Но, не говоря об этом, самый факт торжества в честь писателя, как и война за освобождение братьев, дело также очень мало знакомое громадному большинству присутствовавших и участвовавших не только в качестве зрителей, но даже и в качестве деятелей.
Мирное торжество! Торжество в честь человека, который знаменит тем, что писал стихи, повести, — когда это видывали мы все, здесь на торжестве присутствующие, когда видывала это Москва? Будь это торжество чем-нибудь вроде крестного хода, напоминай спасителя отечества, Минина и Пожарского, — все это известно и знакомо последнему ребенку. В подобных привычных случаях всякий русский человек, сановник он или пожарный солдат, купец, мещанин, простой уличный мальчик, обыкновенная баба, продающая калачи, кухарка — словом, люди всех званий и состояний отлично хорошо знают, когда надо и где надо стоять или куда бежать, что, где и как кричать, когда бросать вверх шапки. Все и всем это известно. Но Пушкин… Что это такое? Почему торжество перед обыкновенным барином, не только без палки ила сабли в руках, но даже и без шапки? Шапку снял и держит в руке. Кто он таков? Писатель! Что же это означает?

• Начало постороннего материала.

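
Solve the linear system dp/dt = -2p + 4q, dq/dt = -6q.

p(t) = c_1e^(-2t) + c_2e^(-6t), q(t) = -c_2e^(-6t)

Coefficient matrix A = [[-2, 4], [0, -6]].
Characteristic polynomial det(A - λI) = λ^2 + 8λ + 12 = 0.
Eigenvalues λ = -2, -6.
For λ=-2: (A-λI) row 1 is [0, 4], so an eigenvector is (1, 0).
For λ=-6: (A-λI) row 1 is [4, 4], so an eigenvector is (1, -1).
General solution: c_1e^(-2t)(1,0) + c_2e^(-6t)(1,-1).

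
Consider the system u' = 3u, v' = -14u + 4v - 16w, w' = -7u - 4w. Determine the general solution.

u(t) = C_1e^(3t), v(t) = -2C_1e^(3t) + C_2e^(4t) + 2C_3e^(-4t), w(t) = -C_1e^(3t) + C_3e^(-4t)

Coefficient matrix A = [[3, 0, 0], [-14, 4, -16], [-7, 0, -4]].
det(A - λI) = 0 gives eigenvalues λ = 3, 4, -4.
For λ=3: eigenvector (1,-2,-1).
For λ=4: eigenvector (0,1,0).
For λ=-4: eigenvector (0,2,1).
General solution: C_1e^(3t)(1,-2,-1) + C_2e^(4t)(0,1,0) + C_3e^(-4t)(0,2,1).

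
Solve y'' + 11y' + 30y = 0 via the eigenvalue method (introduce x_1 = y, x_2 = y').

y(t) = c_1e^(-5t) + c_2e^(-6t)

Let x_1 = y, x_2 = y'. Then x_1' = x_2 and x_2' = -30x_1 - 11x_2.
A = [[0,1],[-30,-11]]; det(A-λI) = λ^2 + 11λ + 30.
Eigenvalues λ = -5, -6 with eigenvectors (1,-5), (1,-6).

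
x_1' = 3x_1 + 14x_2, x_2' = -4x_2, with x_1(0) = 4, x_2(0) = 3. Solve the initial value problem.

Coefficient matrix A = [[3, 14], [0, -4]].
Characteristic polynomial det(A - λI) = λ^2 + λ - 12 = 0.
Eigenvalues λ = -4, 3.
For λ=-4: (A-λI) row 1 is [7, 14], so an eigenvector is (2, -1).
For λ=3: (A-λI) row 1 is [0, 14], so an eigenvector is (1, 0).
General solution: K_1e^(-4t)(2,-1) + K_2e^(3t)(1,0).
Applying x_1(0)=4, x_2(0)=3 gives K_1=-3, K_2=10.

x_1(t) = 10e^(3t) - 6e^(-4t), x_2(t) = 3e^(-4t)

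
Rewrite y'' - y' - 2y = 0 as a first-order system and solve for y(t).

Let x_1 = y, x_2 = y'. Then x_1' = x_2 and x_2' = 2x_1 + x_2.
A = [[0,1],[2,1]]; det(A-λI) = λ^2 - λ - 2.
Eigenvalues λ = -1, 2 with eigenvectors (1,-1), (1,2).

y(t) = K_1e^(-t) + K_2e^(2t)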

Имея некоторые основания знать, в какие громадные затруднения ставят подобные мирные торжества людей, повидимому совершенно близко стоящих к делу, хотя бы, например, художников, которым выпадает на долю сооружать статуи мирным гражданам, мы имели полное право подумывать и о тех затруднениях, в которые должны были стать люди, почти совершенно незнакомые с торжествами подобного характера. Если художник-скульптор должен по целым годам ломать голову над тем, чтобы добиться какой-нибудь возможности воздействовать и вкоренить в непривычное сознание обывателей значение и поучительный смысл в изображении вот этого "простого, обыкновенного человека с шляпой в руке"; если художник теряется, не имея под руками ни одного из тех аксессуаров, которые прямо и внушительно разъясняют толпе, в чем дело и зачем воздвигнута статуя, то есть, не имея возможности посадить своего героя на коня, не смея дать ему в руки саблю или свернутый в трубку исторический документ, не имея никаких оснований гордо закинуть его голову или усеять грудь своего героя знаками отличия; если, повторяем, для человека, специально знакомого с подобного рода делами, мирные торжества и мирные герои торжеств доставляют такую массу величайших затруднений, то что же, думали мы, должен испытывать член, положим, торговой полиции, гласный из трактирщиков или какой-нибудь почтенный владелец квасоварного и кислощейного заведения, которому, в качестве человека, поставленного в необходимость, как депутату, торжествовать, придется думать над составлением, положим, церемониала торжества? Во всяком ординарном торжестве всякий ив "жителей", имеющих свои "заведения", отлично хорошо знает, что всякая "церемония" требует молебствия, угощения и "ура"; но что ему может быть известно по части такого торжества, как торжество Пушкину? Мы сомневались.